Kommt das Kind wegen des permanenten Blicks aufs Smartphone nicht pünktlich zum Essen, schiebt die Hausaufgaben vor sich her oder findet abends kein Ende, seien Sie konsequent, ziehen Sie das Smartphone für einen Tag ein oder unterbinden Sie die Datenverbindung.

18.) Das Smartphone gehört zum Alltag, bestimmt diesen aber nicht!
Beim konzentrierten Lernen wird es ausgeschaltet, um störende Unterbrechungen zu vermeiden. Keine eingehende Nachricht ist ein Grund, ein laufendes Gespräch mit Freunden und Familie zu unterbrechen oder bei der gemeinsamen Mahlzeit vom Esstisch aufzuspringen!
(Zugegebenermaßen ist diese Regel nur glaubhaft, wenn sich auch Erwachsene konsequent daran halten und somit gutes Vorbild sind.)

19.) Schulregeln in puncto „Nutzung elektronischer Geräte“ werden befolgt!
Wenn das Handy nur ausgeschaltet in der Tasche mit auf dem Schulgelände geführt werden darf, wird sich daran gehalten! Immer und ohne Ausnahme!

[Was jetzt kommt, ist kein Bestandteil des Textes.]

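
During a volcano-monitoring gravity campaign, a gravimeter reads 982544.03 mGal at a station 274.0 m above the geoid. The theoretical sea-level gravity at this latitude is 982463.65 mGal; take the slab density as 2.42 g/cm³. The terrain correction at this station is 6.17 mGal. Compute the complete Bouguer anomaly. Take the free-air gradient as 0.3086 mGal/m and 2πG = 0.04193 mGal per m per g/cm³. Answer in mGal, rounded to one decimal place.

143.3

Free-air correction = 0.3086 × 274.0 = 84.56 mGal
Free-air anomaly = 982544.03 − 982463.65 + (84.56) = 164.94 mGal
Bouguer slab correction = 0.04193 × 2.42 × 274.0 = 27.80 mGal
Simple Bouguer anomaly = 164.94 − (27.80) = 137.14 mGal
Complete Bouguer anomaly = 137.14 + 6.17 = 143.31 mGal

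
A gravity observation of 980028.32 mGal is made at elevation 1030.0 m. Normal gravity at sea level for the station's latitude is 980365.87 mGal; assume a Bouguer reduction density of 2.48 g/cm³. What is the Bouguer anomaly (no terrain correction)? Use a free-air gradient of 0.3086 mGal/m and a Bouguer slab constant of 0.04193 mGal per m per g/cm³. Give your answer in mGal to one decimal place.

-126.8

Free-air correction = 0.3086 × 1030.0 = 317.86 mGal
Free-air anomaly = 980028.32 − 980365.87 + (317.86) = -19.69 mGal
Bouguer slab correction = 0.04193 × 2.48 × 1030.0 = 107.11 mGal
Simple Bouguer anomaly = -19.69 − (107.11) = -126.80 mGal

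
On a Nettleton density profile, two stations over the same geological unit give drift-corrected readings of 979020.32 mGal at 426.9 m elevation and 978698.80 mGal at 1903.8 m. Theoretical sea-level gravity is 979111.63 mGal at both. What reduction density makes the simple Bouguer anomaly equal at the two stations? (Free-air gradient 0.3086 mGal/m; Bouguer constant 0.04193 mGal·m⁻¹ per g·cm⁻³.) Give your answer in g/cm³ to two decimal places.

Δg_obs = 978698.80 − 979020.32 = -321.52 mGal over Δh = 1903.8 − 426.9 = 1476.9 m
Equal Bouguer anomalies ⇒ Δg_obs + (0.3086 − 0.04193ρ)·Δh = 0
0.3086 − 0.04193ρ = −Δg_obs/Δh = 0.21770
ρ = (0.3086 − 0.21770) / 0.04193 = 2.17 g/cm³

2.17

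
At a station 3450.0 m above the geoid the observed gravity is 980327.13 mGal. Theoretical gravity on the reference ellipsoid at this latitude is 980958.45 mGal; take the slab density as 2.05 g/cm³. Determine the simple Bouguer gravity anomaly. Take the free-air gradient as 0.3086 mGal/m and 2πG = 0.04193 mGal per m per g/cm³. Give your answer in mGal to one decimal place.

136.8

Free-air correction = 0.3086 × 3450.0 = 1064.67 mGal
Free-air anomaly = 980327.13 − 980958.45 + (1064.67) = 433.35 mGal
Bouguer slab correction = 0.04193 × 2.05 × 3450.0 = 296.55 mGal
Simple Bouguer anomaly = 433.35 − (296.55) = 136.80 mGal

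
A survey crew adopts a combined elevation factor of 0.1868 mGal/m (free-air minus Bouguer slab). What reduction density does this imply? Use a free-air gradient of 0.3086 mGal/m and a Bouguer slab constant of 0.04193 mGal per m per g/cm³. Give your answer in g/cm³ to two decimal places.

2.90

0.1868 = 0.3086 − 0.04193 × ρ
ρ = (0.3086 − 0.1868) / 0.04193 = 2.90 g/cm³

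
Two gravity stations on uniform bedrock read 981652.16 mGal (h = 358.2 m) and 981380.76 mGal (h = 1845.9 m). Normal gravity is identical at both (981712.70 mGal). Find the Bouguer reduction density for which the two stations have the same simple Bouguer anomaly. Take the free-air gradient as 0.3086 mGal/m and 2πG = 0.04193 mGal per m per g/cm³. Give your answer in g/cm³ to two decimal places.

Δg_obs = 981380.76 − 981652.16 = -271.40 mGal over Δh = 1845.9 − 358.2 = 1487.7 m
Equal Bouguer anomalies ⇒ Δg_obs + (0.3086 − 0.04193ρ)·Δh = 0
0.3086 − 0.04193ρ = −Δg_obs/Δh = 0.18243
ρ = (0.3086 − 0.18243) / 0.04193 = 3.01 g/cm³

3.01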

20.) Es wird Rücksicht auf andere genommen!
Ein Beispiel: Öffentliche Verkehrsmittel. Wenn zwei freie Hände zum Festhalten im Bus erforderlich sind, bleibt das Smartphone in der Tasche, um sich und andere nicht zu gefährden.
Und trotz Unterhaltung durchs Smartphone dürfen die Mitmenschen nicht in Vergessenheit geraten. Es ist einfach unhöflich, für andere nicht mehr ansprechbar zu sein, weil Kopfhörer auf den Ohren sind und der Blick auf dem Display ruht.

Gibt es weitere Regeln, die in Ihrer Familie gelten? Wir freuen uns über Ergänzungen und Kommentare zum Thema!